Pour être plus précis, on pourrait dire qu’il faut se méfier des conclusions des grammairiens qui limitent leur enquête linguistique, pour une raison ou une autre, par exemple en se fiant trop à un seul dictionnaire. Ces grammairiens sont susceptibles de voir des fautes dans l’usage là où il y a en fait des lacunes dans leurs sources. Or, chercher à bannir une expression correcte parce que tel dictionnaire ne la donne pas, quand il ne s’agit que d’une lacune, c’est concentrer son énergie sur une tâche stérile, augmenter les chances de survie des tours véritablement fautifs, appauvrir involontairement la langue et favoriser l’insécurité linguistique de la population.

Quelques exemples

Voici donc quelques exemples d’affirmations fondées sur une enquête lexicographique limitée à quelques ouvrages (c’est moi qui souligne) :

renforcir

« Depuis quelques décennies, seul le verbe RENFORCER est resté en usage. Renforcir est devenu désuet et les dictionnaires actuels n’en font pas mention. » [Camil Chouinard, 1500 pièges du français parlé et écrit, 2007]

Le verbe « renforcir », absent du Petit Robert 2001, se trouve dans Le grand Robert 2005 et dans le Flammarion de 1999. Il se trouve maintenant aussi dans Le petit Robert (2009), et c’est le seul dictionnaire dans cette liste selon lequel il y aurait là un canadianisme. Le grand Robert 2005, quant à lui, ne donne que la marque « rare » à ce mot.

opportunité

« La plupart des dictionnaires attestent maintenant le terme “opportunité” au sens d’occasion. […] Même si cette nouvelle acception… » [Guy Bertrand, 400 capsules linguistiques, 1999]

En réalité, ce sens a plus de 600 ans :

« …mais dissimuler et faindre son courage, en attendant opportunité de grever aucun, se peut appeller vice. » [Christine de Pizan, Le Livre des fais et bonnes meurs du sage roy Charles V, 1404, in Dictionnaire du moyen français 2010]

Il était déjà présent dans le Dictionnaire de l’Académie de 1694 (« Occasion propre, favorable. »).

On notera la contradiction entre Le petit Robert 2011, qui décrit ce sens comme un anglicisme critiqué de 1864 et Le grand Robert (1987 et 2005), selon lequel ce sens serait plutôt de 1355, et qui ne fait aucune référence à l’anglais…

bonbonne de gaz

« Le plongeur descend sous l’eau avec sa bouteille (et non sa bonbonne) d’oxygène. » [Marie-Éva de Villers, Multidictionnaire, 1997]

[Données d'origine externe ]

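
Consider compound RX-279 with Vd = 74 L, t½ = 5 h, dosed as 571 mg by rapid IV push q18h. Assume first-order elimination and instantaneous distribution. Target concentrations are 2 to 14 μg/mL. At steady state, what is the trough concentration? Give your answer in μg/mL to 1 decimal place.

τ/t½ = 18/5 ≈ 3.6, so fraction remaining f = (1/2)^(18/5) ≈ 0.0825.
Accumulation ratio R = 1/(1 − f) ≈ 1/0.9175 ≈ 1.0899.
Single-dose peak C₀ = D/Vd = 571/74 ≈ 7.716 μg/mL.
Cmax,ss = C₀/(1 − f) ≈ 7.716/0.9175 ≈ 8.410 μg/mL.
One interval later, Cmin,ss = Cmax,ss·e^(−kτ) ≈ 8.410 × 0.0825 ≈ 0.694 μg/mL.
Trough 0.7 μg/mL vs MEC 2 μg/mL: subtherapeutic.

0.7 μg/mL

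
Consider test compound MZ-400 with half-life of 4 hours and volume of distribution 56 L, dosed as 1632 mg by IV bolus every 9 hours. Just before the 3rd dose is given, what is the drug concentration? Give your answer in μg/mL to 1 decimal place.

f = (1/2)^(τ/t½) = (1/2)^(9/4) ≈ 0.2102.
C₀ = D/Vd = 1632/56 ≈ 29.143 μg/mL.
Before the 3rd dose, 2 doses have been given. Superposition: Cmin = C₀·(f + f²).
≈ 29.143 × (0.2102 + 0.0442) ≈ 29.143 × 0.2544 ≈ 7.414 μg/mL.

7.4 μg/mL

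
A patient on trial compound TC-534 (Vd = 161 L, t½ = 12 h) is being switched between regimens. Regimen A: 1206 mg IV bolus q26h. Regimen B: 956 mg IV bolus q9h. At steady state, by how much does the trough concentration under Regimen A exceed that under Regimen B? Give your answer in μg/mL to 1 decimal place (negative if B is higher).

-6.6 μg/mL

Regimen A: f = (1/2)^(26/12) ≈ 0.2227; Cmin,ss = (1206/161)·f/(1−f) ≈ 2.146 μg/mL.
Regimen B: f = (1/2)^(9/12) ≈ 0.5946; Cmin,ss = (956/161)·f/(1−f) ≈ 8.709 μg/mL.
Difference ≈ 2.146 − 8.709 ≈ -6.563 μg/mL.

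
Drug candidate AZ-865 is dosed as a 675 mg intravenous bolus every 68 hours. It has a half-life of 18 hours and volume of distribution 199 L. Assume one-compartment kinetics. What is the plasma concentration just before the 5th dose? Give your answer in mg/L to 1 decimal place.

0.3 mg/L

f = (1/2)^(τ/t½) = (1/2)^(68/18) ≈ 0.0729.
C₀ = D/Vd = 675/199 ≈ 3.392 mg/L.
Before the 5th dose, 4 doses have been given. Superposition: Cmin = C₀·(f + f² + … + f^4).
≈ 3.392 × (0.0729 + 0.0053 + 0.0004 + 0.0000) ≈ 3.392 × 0.0786 ≈ 0.267 mg/L.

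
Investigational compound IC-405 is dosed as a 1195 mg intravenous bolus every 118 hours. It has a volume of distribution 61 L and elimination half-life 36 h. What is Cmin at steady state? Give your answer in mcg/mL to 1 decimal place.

τ/t½ = 118/36 ≈ 3.2778, so fraction remaining f = (1/2)^(118/36) ≈ 0.1031.
Single-dose peak C₀ = D/Vd = 1195/61 ≈ 19.590 mcg/mL.
Steady-state trough Cmin,ss = C₀·f/(1−f) ≈ 19.590 × 0.1031/0.8969 ≈ 2.252 mcg/mL.

2.3 mcg/mL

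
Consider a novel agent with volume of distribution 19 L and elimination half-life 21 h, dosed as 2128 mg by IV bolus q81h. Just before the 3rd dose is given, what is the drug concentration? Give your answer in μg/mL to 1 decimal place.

8.3 μg/mL

f = (1/2)^(τ/t½) = (1/2)^(81/21) ≈ 0.0690.
C₀ = D/Vd = 2128/19 ≈ 112.000 μg/mL.
Before the 3rd dose, 2 doses have been given. Superposition: Cmin = C₀·(f + f²).
≈ 112.000 × (0.0690 + 0.0048) ≈ 112.000 × 0.0738 ≈ 8.266 μg/mL.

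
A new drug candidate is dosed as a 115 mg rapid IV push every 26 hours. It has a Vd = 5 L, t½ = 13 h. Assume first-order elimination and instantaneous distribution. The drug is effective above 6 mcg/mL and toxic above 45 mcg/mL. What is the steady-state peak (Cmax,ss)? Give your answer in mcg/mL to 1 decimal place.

30.7 mcg/mL

τ = 26 h = 2 half-lives, so f = (1/2)^2 = 0.25.
Accumulation ratio R = 1/(1 − f) = 1/0.75 = 4/3.
Single-dose peak C₀ = D/Vd = 115/5 = 23 mcg/mL.
Steady-state peak Cmax,ss = C₀·R = 23 × 4/3 ≈ 30.667 mcg/mL.
Peak 30.7 mcg/mL vs MTC 45 mcg/mL: below toxic threshold.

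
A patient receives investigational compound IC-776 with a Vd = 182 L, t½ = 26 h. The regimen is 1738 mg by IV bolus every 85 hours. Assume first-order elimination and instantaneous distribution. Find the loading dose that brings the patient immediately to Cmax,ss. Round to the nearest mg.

f = (1/2)^(85/26) ≈ 0.103720; accumulation ratio R = 1/(1−f) ≈ 1.11572.
Loading dose to hit Cmax,ss on first dose: D_load = D_maint·R ≈ 1738 × 1.11572 ≈ 1939.12 mg.

1939 mg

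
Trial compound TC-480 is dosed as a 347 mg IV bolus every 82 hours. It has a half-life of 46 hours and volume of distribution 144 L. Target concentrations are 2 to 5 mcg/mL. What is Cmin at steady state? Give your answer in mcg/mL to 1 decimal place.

1.0 mcg/mL

τ/t½ = 82/46 ≈ 1.7826, so fraction remaining f = (1/2)^(82/46) ≈ 0.2907.
Accumulation ratio R = 1/(1 − f) ≈ 1/0.7093 ≈ 1.4098.
Single-dose peak C₀ = D/Vd = 347/144 ≈ 2.410 mcg/mL.
Steady-state peak Cmax,ss = C₀·R ≈ 2.410 × 1.4098 ≈ 3.398 mcg/mL.
Steady-state trough Cmin,ss = Cmax,ss·f ≈ 3.398 × 0.2907 ≈ 0.988 mcg/mL.
Trough 1.0 mcg/mL vs MEC 2 mcg/mL: subtherapeutic.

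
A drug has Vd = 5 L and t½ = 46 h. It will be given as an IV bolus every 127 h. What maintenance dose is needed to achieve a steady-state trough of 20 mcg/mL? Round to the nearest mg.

578 mg

τ/t½ = 127/46 ≈ 2.7609, so f = (1/2)^(127/46) ≈ 0.147535.
Cmin,ss = (D/Vd)·f/(1−f), so D = Cmin,ss·Vd·(1−f)/f.
D = 20 × 5 × (1−f)/f ≈ 20 × 5 × 5.77805 ≈ 577.81 mg.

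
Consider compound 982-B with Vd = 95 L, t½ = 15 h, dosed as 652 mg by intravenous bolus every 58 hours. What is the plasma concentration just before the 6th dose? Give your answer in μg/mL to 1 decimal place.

0.5 μg/mL

f = (1/2)^(τ/t½) = (1/2)^(58/15) ≈ 0.0686.
C₀ = D/Vd = 652/95 ≈ 6.863 μg/mL.
Before the 6th dose, 5 doses have been given. Superposition: Cmin = C₀·(f + f² + … + f^5).
≈ 6.863 × (0.0686 + 0.0047 + 0.0003 + 0.0000 + 0.0000) ≈ 6.863 × 0.0736 ≈ 0.505 μg/mL.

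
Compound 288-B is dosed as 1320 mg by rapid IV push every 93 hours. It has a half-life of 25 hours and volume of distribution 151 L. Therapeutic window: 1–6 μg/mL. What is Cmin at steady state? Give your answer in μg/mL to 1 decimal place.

0.7 μg/mL

Over one 93-h interval, 93/25 ≈ 3.72 half-lives elapse, leaving f ≈ 0.0759 of each dose.
Accumulation ratio R = 1/(1 − f) ≈ 1/0.9241 ≈ 1.0821.
Single-dose peak C₀ = D/Vd = 1320/151 ≈ 8.742 μg/mL.
Steady-state peak Cmax,ss = C₀·R ≈ 8.742 × 1.0821 ≈ 9.460 μg/mL.
One interval later, Cmin,ss = Cmax,ss·e^(−kτ) ≈ 9.460 × 0.0759 ≈ 0.718 μg/mL.
Trough 0.7 μg/mL vs MEC 1 μg/mL: subtherapeutic.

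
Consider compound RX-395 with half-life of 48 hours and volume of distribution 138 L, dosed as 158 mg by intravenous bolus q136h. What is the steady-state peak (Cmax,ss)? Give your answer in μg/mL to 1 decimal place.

1.3 μg/mL

k = ln2/t½ = ln2/48 ≈ 0.014441 h⁻¹; fraction remaining f = e^(−kτ) = e^(−0.014441×136) ≈ 0.1403.
At steady state, accumulation factor R = 1/(1 − e^(−kτ)) ≈ 1.1632.
Single-dose peak C₀ = D/Vd = 158/138 ≈ 1.145 μg/mL.
Cmax,ss = C₀/(1 − f) ≈ 1.145/0.8597 ≈ 1.332 μg/mL.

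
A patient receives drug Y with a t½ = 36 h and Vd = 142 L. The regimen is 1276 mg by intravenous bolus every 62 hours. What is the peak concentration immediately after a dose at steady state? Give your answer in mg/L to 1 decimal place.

τ/t½ = 62/36 ≈ 1.7222, so fraction remaining f = (1/2)^(62/36) ≈ 0.3031.
Accumulation ratio R = 1/(1 − f) ≈ 1/0.6969 ≈ 1.4349.
Each bolus raises the concentration by D/Vd = 1276/142 ≈ 8.986 mg/L.
Steady-state peak Cmax,ss = C₀·R ≈ 8.986 × 1.4349 ≈ 12.894 mg/L.

12.9 mg/L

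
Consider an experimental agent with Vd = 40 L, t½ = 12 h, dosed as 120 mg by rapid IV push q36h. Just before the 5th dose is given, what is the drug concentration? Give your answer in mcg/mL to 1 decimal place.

0.4 mcg/mL

f = (1/2)^(τ/t½) = (1/2)^(36/12) ≈ 0.1250.
C₀ = D/Vd = 120/40 ≈ 3.000 mcg/mL.
Before the 5th dose, 4 doses have been given. Superposition: Cmin = C₀·(f + f² + … + f^4).
≈ 3.000 × (0.1250 + 0.0156 + 0.0020 + 0.0002) ≈ 3.000 × 0.1428 ≈ 0.428 mcg/mL.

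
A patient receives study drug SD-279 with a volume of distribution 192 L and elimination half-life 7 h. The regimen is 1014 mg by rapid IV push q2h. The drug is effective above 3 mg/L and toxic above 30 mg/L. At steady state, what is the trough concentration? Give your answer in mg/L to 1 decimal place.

24.1 mg/L

k = ln2/t½ = ln2/7 ≈ 0.099021 h⁻¹; fraction remaining f = e^(−kτ) = e^(−0.099021×2) ≈ 0.8203.
Accumulation ratio R = 1/(1 − f) ≈ 1/0.1797 ≈ 5.5648.
Single-dose peak C₀ = D/Vd = 1014/192 ≈ 5.281 mg/L.
Cmax,ss = C₀/(1 − f) ≈ 5.281/0.1797 ≈ 29.388 mg/L.
One interval later, Cmin,ss = Cmax,ss·e^(−kτ) ≈ 29.388 × 0.8203 ≈ 24.107 mg/L.
Trough 24.1 mg/L vs MEC 3 mg/L: adequate.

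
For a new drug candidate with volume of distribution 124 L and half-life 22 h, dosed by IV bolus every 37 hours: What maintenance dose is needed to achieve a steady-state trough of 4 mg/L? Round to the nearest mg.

τ/t½ = 37/22 ≈ 1.6818, so f = (1/2)^(37/22) ≈ 0.311690.
Cmin,ss = (D/Vd)·f/(1−f), so D = Cmin,ss·Vd·(1−f)/f.
D = 4 × 124 × (1−f)/f ≈ 4 × 124 × 2.20832 ≈ 1095.33 mg.

1095 mg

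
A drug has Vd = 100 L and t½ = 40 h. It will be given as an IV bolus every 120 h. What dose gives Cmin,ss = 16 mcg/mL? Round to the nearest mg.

τ/t½ = 120/40 ≈ 3, so f = (1/2)^(120/40) ≈ 0.125000.
Cmin,ss = (D/Vd)·f/(1−f), so D = Cmin,ss·Vd·(1−f)/f.
D = 16 × 100 × (1−f)/f ≈ 16 × 100 × 7.00000 ≈ 11200.00 mg.

11200 mg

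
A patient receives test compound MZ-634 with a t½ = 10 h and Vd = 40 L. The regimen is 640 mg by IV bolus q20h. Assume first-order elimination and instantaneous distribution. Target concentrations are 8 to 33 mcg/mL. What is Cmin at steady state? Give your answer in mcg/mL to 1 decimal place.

5.3 mcg/mL

τ = 20 h = 2 half-lives, so f = (1/2)^2 = 0.25.
Accumulation ratio R = 1/(1 − f) = 1/0.75 = 4/3.
Single-dose peak C₀ = D/Vd = 640/40 = 16 mcg/mL.
Steady-state peak Cmax,ss = C₀·R = 16 × 4/3 ≈ 21.333 mcg/mL.
Steady-state trough Cmin,ss = Cmax,ss·f ≈ 21.333 × 0.25 ≈ 5.333 mcg/mL.
Trough 5.3 mcg/mL vs MEC 8 mcg/mL: subtherapeutic.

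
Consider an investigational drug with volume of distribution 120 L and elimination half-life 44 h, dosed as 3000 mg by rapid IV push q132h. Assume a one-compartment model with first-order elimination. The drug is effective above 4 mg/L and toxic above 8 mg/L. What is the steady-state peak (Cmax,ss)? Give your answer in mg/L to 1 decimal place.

28.6 mg/L

The dosing interval is 3 half-lives, so f = 2^(−3) = 0.125.
At steady state, R = 1/(1 − 0.125) = 8/7.
Single-dose peak C₀ = D/Vd = 3000/120 = 25 mg/L.
Steady-state peak Cmax,ss = C₀·R = 25 × 8/7 ≈ 28.571 mg/L.
Peak 28.6 mg/L vs MTC 8 mg/L: exceeds toxic threshold.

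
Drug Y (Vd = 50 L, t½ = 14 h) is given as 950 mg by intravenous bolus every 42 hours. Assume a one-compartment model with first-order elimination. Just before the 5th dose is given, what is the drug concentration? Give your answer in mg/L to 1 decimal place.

2.7 mg/L

f = (1/2)^(τ/t½) = (1/2)^(42/14) ≈ 0.1250.
C₀ = D/Vd = 950/50 ≈ 19.000 mg/L.
Before the 5th dose, 4 doses have been given. Superposition: Cmin = C₀·(f + f² + … + f^4).
≈ 19.000 × (0.1250 + 0.0156 + 0.0020 + 0.0002) ≈ 19.000 × 0.1428 ≈ 2.713 mg/L.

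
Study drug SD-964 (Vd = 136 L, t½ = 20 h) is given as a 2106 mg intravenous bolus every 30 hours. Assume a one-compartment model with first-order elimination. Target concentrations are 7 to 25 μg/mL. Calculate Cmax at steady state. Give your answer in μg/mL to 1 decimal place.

τ/t½ = 30/20 ≈ 1.5, so fraction remaining f = (1/2)^(30/20) ≈ 0.3536.
Accumulation ratio R = 1/(1 − f) ≈ 1/0.6464 ≈ 1.5470.
Single-dose peak C₀ = D/Vd = 2106/136 ≈ 15.485 μg/mL.
Steady-state peak Cmax,ss = C₀·R ≈ 15.485 × 1.5470 ≈ 23.955 μg/mL.
Peak 24.0 μg/mL vs MTC 25 μg/mL: below toxic threshold.

24.0 μg/mL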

L’expression « bonbonne de gaz, d’oxygène, etc. », absente du Petit Robert 2001, est courante au Québec et en Europe. Le Multidictionnaire (1997 et 2009) et Mieux dire : Mieux écrire (2007) en font une impropriété.

On notera que ce sens est maintenant donné par Le petit Robert 2011, mais qu’il y est considéré comme régional (Belgique et Luxembourg). Il se trouve pourtant dans au moins deux dictionnaires à titre de terme du français standard (Dictionnaire de l’Académie et Trésor de la langue française, sous « gaz »).

pour votre information

« cette locution est à éviter, car elle est calquée de l’anglais for your information »
[Banque de dépannage linguistique, site consulté le 8 février 2011]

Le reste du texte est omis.